We continue tripping for hours. This stuff has legs. It has caught us off guard with its power. Not gentle; at the same time, not frightening. It is quite intense, quite significant, quite real. Impossible to ignore.
People have been eating San Pedro for thousands of years--we were tripping on San Pedro before we started eating Peyote. Of all the entheogens, synthetic or plant based, San Pedro continues to fascinate me. It is in equal measure earthy and otherwordly.
1) our senses are turned up and set to bliss (the air tastes like vanilla and diving into a pool is heaven. sex is ridiculous.
2) the trip is supernatural in character (ghosts flying around the room, deep connection to God, spectacular synchronicity).
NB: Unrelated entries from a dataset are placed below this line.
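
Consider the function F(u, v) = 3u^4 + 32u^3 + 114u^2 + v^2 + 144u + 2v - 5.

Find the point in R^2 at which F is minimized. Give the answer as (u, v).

F(u,v) separates as P(u) + Q(v) − 5, so its minimum is min P + min Q − 5.
P'(u) = 12(u + 1)(u + 3)(u + 4) vanishes at u ∈ {-4, -3, -1}; Q'(v) = 2v + 2 vanishes at v ∈ {-1}.
Local minima of P (where P''>0): P(-4)=-32, P(-1)=-59. Local minima of Q: Q(-1)=-1.
So the global minimum of F is P(-1) + Q(-1) − 5 = -59 − 1 − 5 = -65, attained at (-1, -1).

(-1, -1)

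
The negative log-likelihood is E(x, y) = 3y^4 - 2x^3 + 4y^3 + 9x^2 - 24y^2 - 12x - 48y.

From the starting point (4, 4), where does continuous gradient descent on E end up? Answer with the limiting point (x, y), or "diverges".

diverges

E is separable, so gradient descent decouples: x follows -∂E/∂x, y follows -∂E/∂y.
∂E/∂x = -6(x - 2)(x - 1); at x=4 this is -36, so x increases.
∂E/∂y = 12(y - 2)(y + 1)(y + 2); at y=4 this is 720, so y decreases.
The x-coordinate has no critical point in that direction and runs off to infinity.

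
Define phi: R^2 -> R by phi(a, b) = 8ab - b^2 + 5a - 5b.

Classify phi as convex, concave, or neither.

phi is quadratic, so its Hessian is the constant matrix H = [[0, 8], [8, -2]].
det(H) = -64, tr(H) = -2.
det(H) < 0, so H is indefinite: neither convex nor concave.

neither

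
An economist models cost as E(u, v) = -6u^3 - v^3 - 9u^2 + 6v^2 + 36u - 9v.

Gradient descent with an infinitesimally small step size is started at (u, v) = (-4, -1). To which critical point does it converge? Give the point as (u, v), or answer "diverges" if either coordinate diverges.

E is separable, so gradient descent decouples: u follows -∂E/∂u, v follows -∂E/∂v.
∂E/∂u = -18(u - 1)(u + 2); at u=-4 this is -180, so u increases.
∂E/∂v = -3(v - 3)(v - 1); at v=-1 this is -24, so v increases.
u converges to its nearest critical value -2 (a local min of the u-part); v converges to 1. The iterate converges to (-2, 1).

(-2, 1)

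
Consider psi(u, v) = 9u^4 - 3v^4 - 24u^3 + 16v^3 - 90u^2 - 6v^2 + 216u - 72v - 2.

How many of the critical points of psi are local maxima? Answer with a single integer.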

This picture sums it up astoundingly well:
Trip:
I don't mess with dried cactus, cactus skin, freezing, etc. I start with live cactus. Chop, blend, boil, strain, and drink. I reduce down to about 12 oz. per foot of cactus. The tea is pretty bitter--shockingly so--orange juice is a good chaser. I consume in gulps spread out over 20 minutes. My girlfriend is a trooper and handles her tea just fine.
The come-up is long. The first alert is a bit of excitement / euphoria. I'm walking down the street coming back from the post office, and I realize the sun is so damn warm and pleasant. The flowers and cacti in the neighbors' garden are so real--impossible to miss, gorgeous.
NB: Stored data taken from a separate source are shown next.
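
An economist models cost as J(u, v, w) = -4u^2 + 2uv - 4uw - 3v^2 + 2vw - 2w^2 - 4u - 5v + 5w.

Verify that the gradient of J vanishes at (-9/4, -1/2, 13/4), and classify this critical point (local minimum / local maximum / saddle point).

local maximum

∇J = (-8u + 2v - 4w - 4, 2u - 6v + 2w - 5, -4u + 2v - 4w + 5); substituting (-9/4, -1/2, 13/4) gives ∇J = (0, 0, 0), so (-9/4, -1/2, 13/4) is indeed a critical point.
The Hessian is constant: H = [[-8, 2, -4], [2, -6, 2], [-4, 2, -4]].
Leading principal minors: Δ₁ = -8, Δ₂ = 44, Δ₃ = -80.
The minors alternate sign starting negative (−, +, −), so H is negative definite: a local maximum.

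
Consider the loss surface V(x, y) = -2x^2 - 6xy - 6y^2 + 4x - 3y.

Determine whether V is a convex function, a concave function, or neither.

V is quadratic, so its Hessian is the constant matrix H = [[-4, -6], [-6, -12]].
det(H) = 12, tr(H) = -16.
det(H) > 0 and tr(H) < 0, so H is negative definite everywhere: concave.

concave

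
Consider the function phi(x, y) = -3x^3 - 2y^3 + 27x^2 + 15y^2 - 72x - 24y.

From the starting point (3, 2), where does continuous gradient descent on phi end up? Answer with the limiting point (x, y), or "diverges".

phi is separable, so gradient descent decouples: x follows -∂phi/∂x, y follows -∂phi/∂y.
∂phi/∂x = -9(x - 4)(x - 2); at x=3 this is 9, so x decreases.
∂phi/∂y = -6(y - 4)(y - 1); at y=2 this is 12, so y decreases.
x converges to its nearest critical value 2 (a local min of the x-part); y converges to 1. The iterate converges to (2, 1).

(2, 1)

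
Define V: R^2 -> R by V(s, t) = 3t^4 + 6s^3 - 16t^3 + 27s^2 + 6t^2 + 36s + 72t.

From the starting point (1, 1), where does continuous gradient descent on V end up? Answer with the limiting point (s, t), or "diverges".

(-1, -1)

V is separable, so gradient descent decouples: s follows -∂V/∂s, t follows -∂V/∂t.
∂V/∂s = 18(s + 1)(s + 2); at s=1 this is 108, so s decreases.
∂V/∂t = 12(t - 3)(t - 2)(t + 1); at t=1 this is 48, so t decreases.
s converges to its nearest critical value -1 (a local min of the s-part); t converges to -1. The iterate converges to (-1, -1).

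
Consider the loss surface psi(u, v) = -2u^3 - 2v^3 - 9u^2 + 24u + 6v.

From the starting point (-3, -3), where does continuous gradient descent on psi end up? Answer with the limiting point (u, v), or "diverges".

psi is separable, so gradient descent decouples: u follows -∂psi/∂u, v follows -∂psi/∂v.
∂psi/∂u = -6(u - 1)(u + 4); at u=-3 this is 24, so u decreases.
∂psi/∂v = -6(v - 1)(v + 1); at v=-3 this is -48, so v increases.
u converges to its nearest critical value -4 (a local min of the u-part); v converges to -1. The iterate converges to (-4, -1).

(-4, -1)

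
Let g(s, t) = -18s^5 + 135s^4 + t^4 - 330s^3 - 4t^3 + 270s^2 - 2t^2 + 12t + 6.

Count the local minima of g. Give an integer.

g separates as a function of s plus a function of t, so ∇g=0 decouples.
∂g/∂s = -90s(s - 3)(s - 2)(s - 1) = 0 at s ∈ {0, 1, 2, 3}; ∂g/∂t = 4(t - 3)(t - 1)(t + 1) = 0 at t ∈ {-1, 1, 3}.
The Hessian is diagonal: diag(g_ss, g_tt). Second derivatives: g_ss(0)=540, g_ss(1)=-180, g_ss(2)=180, g_ss(3)=-540; g_tt(-1)=32, g_tt(1)=-16, g_tt(3)=32.
Local minima occur where both diagonal entries positive: (0, -1), (0, 3), (2, -1), (2, 3). Count: 4.

4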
I head into my apartment and my girlfriend is coming up too. We sit at the kitchen table and light incense. The swirling smoke reminds her of her grandmother, who used to smoke cigarettes. Suddenly, her grandmother is "with us," and my girlfriend starts to cry in awe. Bit by bit, the room has become full of swirling entities (see the picture above). They're neither good nor bad--its like diving at an unprotected reef--everything churning, the exotic lifeforms swimming, darting in and out as they always do. It feels like there is a holy wind whipping through the apartment.
We can't actually see this--this is all a feeling, an intuition. But at the same time the "sensation" that our room is full of frenzied spirits is plain, undeniable.
My girlfriend goes into the bedroom and stares up at the ceiling. She sees "the ecosystem"--a swirling tableau containing all the plants and animals of the planet. We look at our wall print of Kandinsky's "Upwards" (1929), which we bought at the Guggenheim collection in Venice, Italy. I'd seen the original, looked at it long and hard, bought it, and looked at the print frequently. Suddenly I am seeing it for the first time. The colors, the depth, the textures--they're all re-creating themselves. I can finally see what Kandinsky had done--what he saw in his work. Before, I had only owned the scratchy, 1920s era recording; suddenly, I am in a New Orleans nightculb with Satchmo playing his heart out in front of my eyes. The colors are bursting in our retinas, exploding off the page.
We go into the living room and sit on couches and easy chairs. We are talking about the incredible things going on, about how hard we're tripping. Our bodies are alive, zinging with the holy wind. Our minds are separate, we look down at our heaps of meat and flesh and are amazed that we inhabit this stuff. That we can move it, that we care for it. Its all so much!
We continue tripping for hours. This stuff has legs. It has caught us off guard with its power. Not gentle; at the same time, not frightening. It is quite intense, quite significant, quite real. Impossible to ignore.